= Federation of Indian Student Associations in Australia =

The Federation of Indian Student Associations (FISA) in Australia was incorporated in 2002 by Gautam Gupta after he was the victim of a drunken assault, which led to depression and his decision to start the federation. Since the Violence against Indians in Australia controversy began, the FISA has had a high profile in many Australian, Indian, and other international sources.

FISA's stated purpose is:
- Integration: To unify Indian students in Australia and integrate them with the Australian community.
- Representation: To partner at all levels of the Australian political and social spectrum to represent the views and opinions of Indian students.

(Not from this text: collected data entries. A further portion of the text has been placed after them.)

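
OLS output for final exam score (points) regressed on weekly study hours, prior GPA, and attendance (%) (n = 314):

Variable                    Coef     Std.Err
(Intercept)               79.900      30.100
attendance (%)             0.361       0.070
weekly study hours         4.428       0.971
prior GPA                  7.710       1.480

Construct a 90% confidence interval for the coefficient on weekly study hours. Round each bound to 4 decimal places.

(2.8261, 6.0299)

Read off: b = 4.428, SE = 0.971 for weekly study hours.
df = n − k − 1 = 314 − 3 − 1 = 310.
t* = t_{0.05, 310} = 1.649784.
Margin = t* × SE = 1.649784 × 0.971 = 1.601940.
CI: 4.428 ± 1.601940 → (2.8261, 6.0299).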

- Empowerment: To increase the spiritual, political, social and economic strength of Indian students in Australia.

FISA's aims are;
- FISA to be recognised as a point of reference for Indian students nationally.

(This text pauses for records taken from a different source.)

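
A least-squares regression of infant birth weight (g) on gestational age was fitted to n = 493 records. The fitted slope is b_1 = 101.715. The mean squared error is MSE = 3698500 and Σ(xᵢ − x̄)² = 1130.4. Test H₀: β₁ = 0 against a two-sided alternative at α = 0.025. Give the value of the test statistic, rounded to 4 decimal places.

t = 1.7782

SE(b_1) = √(MSE/Sₓₓ) = √(3.6985e+06/1130.4) = 57.2001.
t = 101.715 / 57.2001 = 1.7782.
df = n − 2 = 491.
Two-sided p ≈ 0.0760, which is ≥ 0.025, so fail to reject H₀.
The data do not give significant evidence of an association between gestational age and infant birth weight.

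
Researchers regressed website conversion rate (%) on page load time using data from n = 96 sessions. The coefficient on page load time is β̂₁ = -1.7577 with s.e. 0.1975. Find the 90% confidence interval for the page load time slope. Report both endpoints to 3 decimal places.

(-2.086, -1.430)

df = n − 2 = 96 − 2 = 94.
t* = t_{0.05, 94} = 1.661226.
Margin = t* × SE = 1.661226 × 0.1975 = 0.32809.
CI: -1.7577 ± 0.32809 → (-2.086, -1.430).
With 90% confidence, each one-unit increase in page load time is associated with a change of between -2.086 and -1.430 % in website conversion rate.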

- To construct an effective and long-lasting communication network amongst students who are Indian by pedigree.
- The network would consist of all University Unions/Organisations and other like-minded associations, representative bodies and interested individuals.
- Organise events to provide a social interaction point for students.
- Increase dialogue between other community representative bodies to provide students with a perspective of multicultural Australia.
- FISA Executives consist of dynamic Indians and Australians from various cultures whose primary aim is to form a synthesis of multicultural society.